The victims in “Hustlers” are men—filthy rich, philandering men whose recklessness turns to helplessness at the hands of a New York City strip club and its leading ladies. At face value, their biggest crime could be that they were just too rich, but writer-director Lorene Scafaria’s feature has much to say on that topic. Her “Hustlers” is really a story about women; women behaving badly, but in shades of gray. Based on Jessica Pressler’s 2015 New York Magazine article, it follows a team of strippers who exploit their way through their Wall Street clientele until they get a little too reckless themselves—and get caught.
Jennifer Lopez and Constance Wu lead an all-star ensemble cast with huge names filling out the rest of the club: Cardi B, Lizzo, Lili Reinhart, and Keke Palmer among them, as well as dancers and actors Scafaria met while making the film.
On its surface, the story is an equal-parts thrilling and satisfying crime tale prime for a film adaptation. But at its core, “Hustlers” is much more complex. “It felt like a world that we don’t often see, even though it’s such a prevalent part of our culture,” Scafaria says. “It was full of themes that I was excited to talk about: gender as it relates to capitalism, money, friendship, and what we’re valued for. Also, I felt a responsibility to talk about a marginalized group of people who I feel faces a really gigantic stigma every single day because of the job that they do.”
Once the script was written, Scafaria says it became evident that she should be sitting in the director’s chair, too. “The tone was really specific, and I felt like I tried to write it and express the kind of visual language of it on the page as much as I could. In that way, I thought I was the right person for the job.”
So, despite some big names being floated to direct the STX Entertainment film, Scafaria got her chance to prove that she could pull it off, and she won the job. Then, she got to work.
“I did a deep dive, researched, and spoke to strippers, sex workers, and people who worked in strip clubs then and now about their experiences and how [they] changed with the financial crisis. I met so many different kinds of people who had lots of different experiences.”
When it came to casting, Scafaria, of course, had a vision. “I tried to surround myself with people who knew the world, and [tried] to make it a collaborative process with the actors,” she says. Although she doesn’t write with actors in mind, she saw Lopez on the page as Ramona, the seasoned (and club-favorite) dancer who seems to have seen it all. “It was just obvious that Ramona was Jennifer Lopez and could be nobody but Jennifer Lopez. And then we would figure out the rest from there. I just could never imagine her as anyone else,” Scafaria says. When Wu, a breakout from last year’s “Crazy Rich Asians,” came into the fold, the director was excited about her playing the top-billed Destiny from “the moment I met her.”

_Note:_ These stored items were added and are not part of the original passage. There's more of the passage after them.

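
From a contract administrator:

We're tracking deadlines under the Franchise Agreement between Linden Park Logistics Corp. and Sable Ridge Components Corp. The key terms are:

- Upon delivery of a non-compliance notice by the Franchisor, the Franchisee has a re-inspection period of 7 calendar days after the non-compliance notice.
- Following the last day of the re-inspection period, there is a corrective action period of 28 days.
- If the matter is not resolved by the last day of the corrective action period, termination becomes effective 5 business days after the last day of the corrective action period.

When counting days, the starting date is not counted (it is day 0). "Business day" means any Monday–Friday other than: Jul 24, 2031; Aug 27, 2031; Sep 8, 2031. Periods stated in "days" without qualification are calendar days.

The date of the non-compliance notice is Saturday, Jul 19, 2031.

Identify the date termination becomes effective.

Sep 1, 2031

The last day of the re-inspection period: Jul 19, 2031 + 7 days = Jul 26, 2031.
Adding 28 calendar days to Jul 26, 2031 gives Aug 23, 2031, which is the last day of the corrective action period.
The date termination becomes effective: counting 5 business days from Saturday, Aug 23, 2031 (Aug 25, Aug 26, Aug 28, Aug 29, Sep 1, skipping weekends and the listed holiday on Aug 27) reaches Monday, Sep 1, 2031.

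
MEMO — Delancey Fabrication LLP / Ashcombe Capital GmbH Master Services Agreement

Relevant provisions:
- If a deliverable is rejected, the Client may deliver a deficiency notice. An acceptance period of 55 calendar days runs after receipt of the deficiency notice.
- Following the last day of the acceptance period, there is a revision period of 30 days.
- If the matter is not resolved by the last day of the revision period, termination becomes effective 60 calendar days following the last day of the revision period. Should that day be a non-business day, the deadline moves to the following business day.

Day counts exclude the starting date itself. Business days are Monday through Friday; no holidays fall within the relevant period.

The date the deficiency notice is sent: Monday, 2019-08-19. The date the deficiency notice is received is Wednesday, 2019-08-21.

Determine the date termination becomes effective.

Adding 55 calendar days to 2019-08-21 gives 2019-10-15, which is the last day of the acceptance period.
Adding 30 calendar days to 2019-10-15 gives 2019-11-14, which is the last day of the revision period.
Adding 60 calendar days to 2019-11-14 gives 2020-01-13, which is the date termination becomes effective. 2020-01-13 is a Monday, so no roll-forward applies.

2020-01-13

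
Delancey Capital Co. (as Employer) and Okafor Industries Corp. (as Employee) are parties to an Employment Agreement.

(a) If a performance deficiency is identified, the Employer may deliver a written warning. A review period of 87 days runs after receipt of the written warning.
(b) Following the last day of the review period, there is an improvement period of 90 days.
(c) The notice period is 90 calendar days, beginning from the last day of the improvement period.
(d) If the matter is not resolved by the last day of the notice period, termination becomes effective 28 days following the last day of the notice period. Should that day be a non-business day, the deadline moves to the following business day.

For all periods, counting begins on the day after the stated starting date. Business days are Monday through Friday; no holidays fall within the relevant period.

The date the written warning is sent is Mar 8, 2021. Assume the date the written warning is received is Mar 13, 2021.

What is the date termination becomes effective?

Jan 3, 2022

Adding 87 calendar days to Mar 13, 2021 gives Jun 8, 2021, which is the last day of the review period.
Adding 90 calendar days to Jun 8, 2021 gives Sep 6, 2021, which is the last day of the improvement period.
Adding 90 calendar days to Sep 6, 2021 gives Dec 5, 2021, which is the last day of the notice period.
Adding 28 calendar days to Dec 5, 2021 gives Jan 2, 2022, which is the date termination becomes effective. That falls on a Sunday, so it rolls to the next business day, Monday, Jan 3, 2022.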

Then it was time to fill out the ensemble. “It’s like matchmaking and making collages and wish lists and fantasizing about the kinds of people that you could get,” Scafaria explains. That involved chasing Cardi B on Instagram and by phone (with some help from Lopez) and getting Lizzo, flu-ridden, during a few days off from her tour. Then, with casting director Gayle Keller, more talent was added. “It was a really lovely mix of musicians and performers and trained theater actors,” she says.
All of those elements combine to make a deeply entertaining yet surprisingly thought-provoking and insightful film. Though it may be largely a buddy crime comedy, empathy was Scafaria’s secret weapon all along. “I think everybody craves that feeling of being understood. And so, in a way, I tried to find that for the women and the men,” she says. “I hope that there’s familiarity and relatability in these characters that you might not have thought you’d find.”